Anderson’s enthusiasm for the NHSC, which recruits physicians to serve in medically underserved areas, came from her own involvement with it. “I signed my NHSC contract in 1997 and came to Unity in 2004 to fulfill my obligation,” she explained. “That’s a total of nearly 22 years of NHSC … By making it possible for physicians like me to serve these populations, NHSC helps [with] workforce shortages and social determinants of health.”
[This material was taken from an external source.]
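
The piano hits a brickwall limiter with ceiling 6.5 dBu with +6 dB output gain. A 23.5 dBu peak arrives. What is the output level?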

The corps includes other providers such as physician assistants, nurse practitioners, and dentists, and serves populations in places such as critical access hospitals, mental health centers, prisons, and rural health clinics — “places where primary care is needed most,” she said, adding that because underrepresented minority students are more likely to serve populations similar to their own cultural background, the corp’s presence “is impactful and inspirational to the next generation.”
Committee members from both sides of the aisle seemed predisposed to hearing the witnesses’ message. “Community health clinics are one way [people] can have affordable healthcare close to home,” said committee chairman Sen. Lamar Alexander (R-Tenn.), who recently announced he would not seek re-election in 2020. “We must act by the end of September to make sure clinics receive this funding to keep their doors open.”
Alexander said he and Sen. Patty Murray (D-Wash.), the committee’s ranking member, are planning to introduce legislation to fund community health centers for 5 years at $4 billion a year; it would also fund the NHSC for 5 years.
Murray said several of the most vulnerable clinics in her state are at risk of closing. “We need to do more to provide stability … I’m glad Sen. Alexander and I are able to do just that … Funding these programs for the next 5 years will give health centers greater confidence they can hire the people they need.”
Sen. Bill Cassidy, MD (R-La.), asked why, if the average resident at a health center earns $57,000 per year, it costs CHCs $150,000 to employ a resident. “How can I defend that [difference]?” he asked.
Much of the added cost can be attributed to fringe benefits and malpractice insurance, said Waits. “And interns see about three patients a day whereas faculty members see 15 to 20,” so that is another cost to the facility.
Sen. Lisa Murkowski (R-Alaska) expressed envy for states with lots of community health centers. “We struggle in Alaska to be able to attract those good folks,” she said. “We would like to have them up north and we don’t have a medical school [to attract people], and that’s not going to happen anytime soon.” She asked what she could do to solve the problem.
Waits suggested that one way to recruit would be to set up “teaching health centers” where residents could get primary care training, but said stable funding would be needed. “If we were going to set up a teaching health center in Alaska, we would need to know that if we take 2 to 3 years to get set up as a teaching institution and then start recruiting first, second, or third-year students, we’ve used up 5 years,” he said. “It could be done if there was the stability there.”
Guaranteed funding for the NHSC loan repayment program also would help, said Dennis Freeman, PhD, CEO of Cherokee Health Systems, a group of community health centers based in Knoxville, Tennessee. “If [centers] could use NHSC as a recruitment tool, I think it would really help.”